Courier Services Hit by Export IT and Paperwork Issues

A Courier’s Load – Source: Claudio Schwarz-Purzlbaum on Unsplash

One of the unforeseen consequences of finally leaving the EU on December 31st 2020 is that many businesses are dependent on their supply partners to ensure their exports and payments are processed as efficiently as before.  Some shipping companies had announced before leaving that there would be price increases and longer delivery times to some services, but not that in some cases the services would grind to a halt, thus failing to deliver at all.

One supplier of speciality tapes has had their main courier partner fail to export a number of customer parcels since the start of the year.  

It was not possible to predict which shipments would fail, nor did the courier company explain what the problems might be, despite having a detailed online form filling process before allowing a booking to be made.  This same company had been reassuring their account holders of all the preparation and work they were doing in the preceding year including IT upgrades and HMRC integration to facilitate a seamless operation post Brexit. 

The shipments appeared to be on their way as normal.  Booked for collection, labelled, collected and driven off; only for the goods to be returned by the courier with no explanation a few days later.  No one had opened the customs pouches to look at the documentation (although that information would have been available for them electronically). There was nothing on the boxes, or online, to explain why they were returned.  Despite the courier company having full details of the sender, no attempt was made to phone or otherwise contact the sender to iron out any issues.  Many of the returns didn’t even make it out of the hub, the first drop off point after collection.

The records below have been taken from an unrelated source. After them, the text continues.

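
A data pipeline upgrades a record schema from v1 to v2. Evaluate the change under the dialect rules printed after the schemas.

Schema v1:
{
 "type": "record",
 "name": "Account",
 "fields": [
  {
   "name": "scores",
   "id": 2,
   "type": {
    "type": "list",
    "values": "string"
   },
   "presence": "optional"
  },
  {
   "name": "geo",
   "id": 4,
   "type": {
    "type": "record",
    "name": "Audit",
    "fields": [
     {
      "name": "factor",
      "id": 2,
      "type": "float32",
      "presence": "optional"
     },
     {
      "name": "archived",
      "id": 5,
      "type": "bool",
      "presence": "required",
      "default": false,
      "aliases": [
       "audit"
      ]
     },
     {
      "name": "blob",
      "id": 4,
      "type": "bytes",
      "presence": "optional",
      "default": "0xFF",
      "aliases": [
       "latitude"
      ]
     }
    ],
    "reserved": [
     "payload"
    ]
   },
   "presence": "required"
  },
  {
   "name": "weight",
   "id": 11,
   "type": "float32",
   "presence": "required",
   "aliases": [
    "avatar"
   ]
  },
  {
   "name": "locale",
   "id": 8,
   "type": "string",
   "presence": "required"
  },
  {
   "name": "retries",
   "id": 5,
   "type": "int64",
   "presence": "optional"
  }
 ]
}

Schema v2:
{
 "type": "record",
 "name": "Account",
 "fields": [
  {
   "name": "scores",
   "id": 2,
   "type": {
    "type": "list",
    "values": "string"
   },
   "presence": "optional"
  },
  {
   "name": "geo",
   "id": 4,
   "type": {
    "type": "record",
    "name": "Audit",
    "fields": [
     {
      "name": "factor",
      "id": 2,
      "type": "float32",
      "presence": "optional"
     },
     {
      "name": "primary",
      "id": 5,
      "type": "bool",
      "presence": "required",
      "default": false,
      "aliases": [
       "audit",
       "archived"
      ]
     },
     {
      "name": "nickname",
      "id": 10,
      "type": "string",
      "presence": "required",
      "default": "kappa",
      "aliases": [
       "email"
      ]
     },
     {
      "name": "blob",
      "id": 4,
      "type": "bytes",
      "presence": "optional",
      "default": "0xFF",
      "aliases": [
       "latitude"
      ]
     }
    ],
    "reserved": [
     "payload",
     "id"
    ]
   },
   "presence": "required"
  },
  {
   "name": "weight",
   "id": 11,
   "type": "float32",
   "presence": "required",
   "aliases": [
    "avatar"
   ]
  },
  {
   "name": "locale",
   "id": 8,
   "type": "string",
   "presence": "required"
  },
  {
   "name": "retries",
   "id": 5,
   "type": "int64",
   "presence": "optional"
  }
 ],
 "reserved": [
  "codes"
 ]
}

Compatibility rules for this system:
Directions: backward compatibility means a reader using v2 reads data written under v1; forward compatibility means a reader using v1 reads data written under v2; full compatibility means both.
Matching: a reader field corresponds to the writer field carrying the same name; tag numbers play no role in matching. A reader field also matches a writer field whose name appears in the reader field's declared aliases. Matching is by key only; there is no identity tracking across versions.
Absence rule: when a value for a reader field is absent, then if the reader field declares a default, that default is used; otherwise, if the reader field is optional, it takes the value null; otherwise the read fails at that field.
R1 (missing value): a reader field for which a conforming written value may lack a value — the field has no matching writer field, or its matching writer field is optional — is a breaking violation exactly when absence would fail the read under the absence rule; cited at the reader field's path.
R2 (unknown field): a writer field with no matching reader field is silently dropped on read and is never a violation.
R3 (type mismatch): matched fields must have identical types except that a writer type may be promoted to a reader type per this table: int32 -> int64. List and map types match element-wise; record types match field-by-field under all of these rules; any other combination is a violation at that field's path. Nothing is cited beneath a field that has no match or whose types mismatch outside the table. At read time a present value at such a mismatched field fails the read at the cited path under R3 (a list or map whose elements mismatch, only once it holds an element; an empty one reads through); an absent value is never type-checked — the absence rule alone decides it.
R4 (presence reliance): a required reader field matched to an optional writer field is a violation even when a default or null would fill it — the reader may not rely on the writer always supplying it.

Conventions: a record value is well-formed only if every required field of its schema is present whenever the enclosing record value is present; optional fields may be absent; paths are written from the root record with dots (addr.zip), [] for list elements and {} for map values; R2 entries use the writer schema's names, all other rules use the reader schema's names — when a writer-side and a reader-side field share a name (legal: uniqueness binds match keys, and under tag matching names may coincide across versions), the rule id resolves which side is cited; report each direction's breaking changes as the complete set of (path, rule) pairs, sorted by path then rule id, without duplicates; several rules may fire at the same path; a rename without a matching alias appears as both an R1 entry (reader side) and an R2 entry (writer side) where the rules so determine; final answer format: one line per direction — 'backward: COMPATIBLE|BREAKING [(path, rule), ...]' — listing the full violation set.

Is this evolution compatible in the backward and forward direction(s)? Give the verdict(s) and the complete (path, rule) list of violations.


arrows below run writer -> reader for Account
checking backward for Account: reader v2 against writer v1:
  scores <- scores (list<string> -> list<string>, writer optional)
  geo <- geo (Audit -> Audit, writer required)
  weight <- weight (float32 -> float32, writer required)
  locale <- locale (string -> string, writer required)
  retries <- retries (int64 -> int64, writer optional)
  geo.factor <- geo.factor (float32 -> float32, writer optional)
  geo.primary <- geo.archived (bool -> bool, writer required)
  geo.nickname has no writer counterpart
  geo.blob <- geo.blob (bytes -> bytes, writer optional)
  nothing fires on Account: backward is COMPATIBLE
checking forward for Account: reader v1 against writer v2:
  scores <- scores (list<string> -> list<string>, writer optional)
  geo <- geo (Audit -> Audit, writer required)
  weight <- weight (float32 -> float32, writer required)
  locale <- locale (string -> string, writer required)
  retries <- retries (int64 -> int64, writer optional)
  geo.factor <- geo.factor (float32 -> float32, writer optional)
  geo.archived has no writer counterpart
  geo.blob <- geo.blob (bytes -> bytes, writer optional)
  writer geo.primary: unknown to reader
  writer geo.nickname: unknown to reader
  nothing fires on Account: forward is COMPATIBLE

backward: COMPATIBLE []; forward: COMPATIBLE []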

The tapes supplier simply re-packaged the returned shipments and sent them off via other couriers with the same customs information as before. All these shipments did arrive.  They have now found out that the courier company concerned has claimed that problems are all to do with commodity codes.  Yet the codes used in this example were well established import codes to the UK and should not have caused an issue at all, and indeed they didn’t cause an issue with the alternative shippers. 

An unexpected reaction to the failure of some couriers to be able to cope with new systems, is that it is now very difficult and time consuming to try to set up a business account with an international courier service who understands customs and exports properly.  They are inundated with requests for new accounts due to the issues our more localised services are having.  The best option is perhaps a parcel broker, but they have less capacity than normal at the moment because they have had to remove couriers who are struggling from their lists.

Some customers were unaware that they would now be paying VAT and import duties on their purchases.  It is now applied by the destination country’s rules and at their VAT rate.  This came as a shock to some customers who thought the price they paid on a web site was the final price.  We have seen examples of several people on TV and heard them on radio talking about this.  It’s not unusual though, it’s a fact of import life elsewhere in the world, we knew this was going to happen if we left the EU and the single market and customs union. 

This expensive, sad and sorry story must be playing out all over the country. For instance a paint supplier had been unable to ship product to one on his main clients in Ireland for most of January. Surely it’s not beyond the wit of this government to tell businesses and those supporting them what is required for them to continue exporting to the EU. All the government ads saying “Get Ready for Brexit” were useless since nobody knew what to “get ready” for until the last minute. And even now government advice to industry sectors is unclear or, in the case of fisheries, incorrect.

The Conservative Party used to claim it was the “party of business” but at this point in time they are failing to live up to that claim.  They must support businesses and their trading partners in adjusting to the new conditions, and continue to work with urgency, with the EU to sort out ways to make imports/exports flow smoothly again.